Associada a estes aspectos positivos reside a questão de que, apesar de serem raras as estatísticas a respeito do uso de agrotóxicos em floricultura (a produção de flores ornamentais não faz parte do programa de análise de resíduos de agrotóxicos em alimentos, realizado pela Agência Nacional de Vigilância Sanitária do Ministério da Saúde – ANVISA), esta indústria é conhecida pelo alto uso de químicos, incluindo fertilizantes, inseticidas, fungicidas e reguladores de crescimento4, com o objetivo de atingir padrões desejáveis de qualidade para comercialização1.

Os trabalhadores de floriculturas se expõem assim ao agrotóxico de diversas maneiras, durante o transplante, a pulverização, o corte e a embalagem de flores.

Cabe lembrar que as intoxicações por exposição aos agrotóxicos resultam de uma interação complexa entre as características do agrotóxico e as características da exposição do trabalhador ao produto, incluindo a adoção de medidas e equipamentos de proteção5,6.

Vários estudos6,7,8 demonstram que a utilização de medidas e equipamentos de proteção não é uma conseqüência direta do conhecimento dos riscos associados ao manejo do agrotóxico, mas depende da maneira como, individual e coletivamente, os trabalhadores percebem o risco no uso destes produtos tóxicos.
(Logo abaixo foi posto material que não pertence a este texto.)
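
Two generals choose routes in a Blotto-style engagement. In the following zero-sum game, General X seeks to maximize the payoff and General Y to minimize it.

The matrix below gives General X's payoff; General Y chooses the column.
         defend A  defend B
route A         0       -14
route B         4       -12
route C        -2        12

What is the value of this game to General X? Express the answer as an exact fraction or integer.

Row route A is strictly dominated by row route B, so General X never plays it.
The remaining 2×2 game on (route B, route C) × (defend A, defend B) has no saddle point. Let General X play route B with probability p; indifference gives 4p − 2(1−p) = −12p + 12(1−p), so p = 7/15.
Similarly General Y's optimal q on defend A is 4/5, and the value is 4·(4/5) + (-12)·(1/5) = 4/5.

4/5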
Outros estudos9,10,11 sugerem que o risco só adquire significado em oposição a outros elementos que intervêm na sua construção e a partir da sua relação com o contexto cultural. O mais importante, então, não seria o risco em si, mas sim as percepções da situação de risco, as quais envolvem interpretações, avaliações e julgamentos em dois níveis, o subjetivo e o intersubjetivo.
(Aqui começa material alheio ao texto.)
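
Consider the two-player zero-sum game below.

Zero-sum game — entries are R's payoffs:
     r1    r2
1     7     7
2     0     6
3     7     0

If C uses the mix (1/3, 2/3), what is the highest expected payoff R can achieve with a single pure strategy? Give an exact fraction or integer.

7

1: (7)·(1/3) + (7)·(2/3) = 7.
2: (0)·(1/3) + (6)·(2/3) = 4.
3: (7)·(1/3) + (0)·(2/3) = 7/3.
The best pure response is 1 with expected payoff 7.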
Essas reflexões nos conduziram a abordar a percepção do risco no uso de agrotóxicos como pertencente a uma dimensão cultural simbólica. A percepção do risco, as idéias sobre prevenção e as ações empreendidas são considerados fenômenos culturalmente construídos e culturalmente interpretados12.

 

Risco real e risco percebido

O conceito de risco mais amplamente utilizado se aproxima a um perigo mais ou menos definido13 ou a probabilidade de perigo, geralmente com ameaça física para o homem e/ou para o ambiente14. Sua acepção mais fortemente aceita na literatura que trata dos problemas delimitados pelos campos da saúde, trabalho e ambiente é a composição de pelo menos dois dos três seguintes componentes15: a) potencial de perdas e danos; b) a incerteza da perda/dano; e/ou c) a relevância da perda/dano.
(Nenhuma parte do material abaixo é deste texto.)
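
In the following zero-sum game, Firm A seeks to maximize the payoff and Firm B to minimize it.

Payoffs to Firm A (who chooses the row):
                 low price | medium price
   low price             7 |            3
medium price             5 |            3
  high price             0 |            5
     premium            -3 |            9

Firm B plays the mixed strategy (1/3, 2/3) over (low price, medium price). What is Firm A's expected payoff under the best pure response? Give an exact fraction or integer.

low price: (7)·(1/3) + (3)·(2/3) = 13/3.
medium price: (5)·(1/3) + (3)·(2/3) = 11/3.
high price: (0)·(1/3) + (5)·(2/3) = 10/3.
premium: (-3)·(1/3) + (9)·(2/3) = 5.
The best pure response is premium with expected payoff 5.

5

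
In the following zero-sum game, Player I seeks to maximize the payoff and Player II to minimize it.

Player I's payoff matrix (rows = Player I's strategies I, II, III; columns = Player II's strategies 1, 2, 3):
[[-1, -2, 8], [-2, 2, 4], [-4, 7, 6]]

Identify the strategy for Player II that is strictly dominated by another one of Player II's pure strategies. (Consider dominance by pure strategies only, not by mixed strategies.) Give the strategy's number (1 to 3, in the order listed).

Player II prefers columns that give Player I less. Compare 3 with 1: -1 < 8, -2 < 4, -4 < 6.
So 1 strictly dominates 3 for Player II; 3 is strictly dominated.

3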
Há, entretanto, um elemento comum a estes componentes: a distinção entre realidade e possibilidade. Segundo Slovic16, não há risco real, ou seja, o risco não existe enquanto realidade independente de nossas mentes e culturas. Ele só é possível de ser observado e mensurado dentro de um contexto. Em trabalhos realizados nas últimas décadas, Douglas17 e Slovic18 reconhecem o risco e as respostas ao risco como construtos sociais. Smithson19 diz que as teorias das probabilidades de risco são criações mentais e sociais definidas em termos de graus de crença. Slovic16 adota esta perspectiva e estabelece uma distinção entre a probabilidade de risco e a percepção do risco, partindo do ponto de vista de que risco "real" e risco percebido são duas dimensões diferentes. Esse autor reconhece que a equação risco/resposta ao risco é mediada por valores, tornando claro que outros fatores, além de uma avaliação técnica do risco, são nitidamente importantes para a compreensão de como as pessoas percebem e respondem aos riscos18.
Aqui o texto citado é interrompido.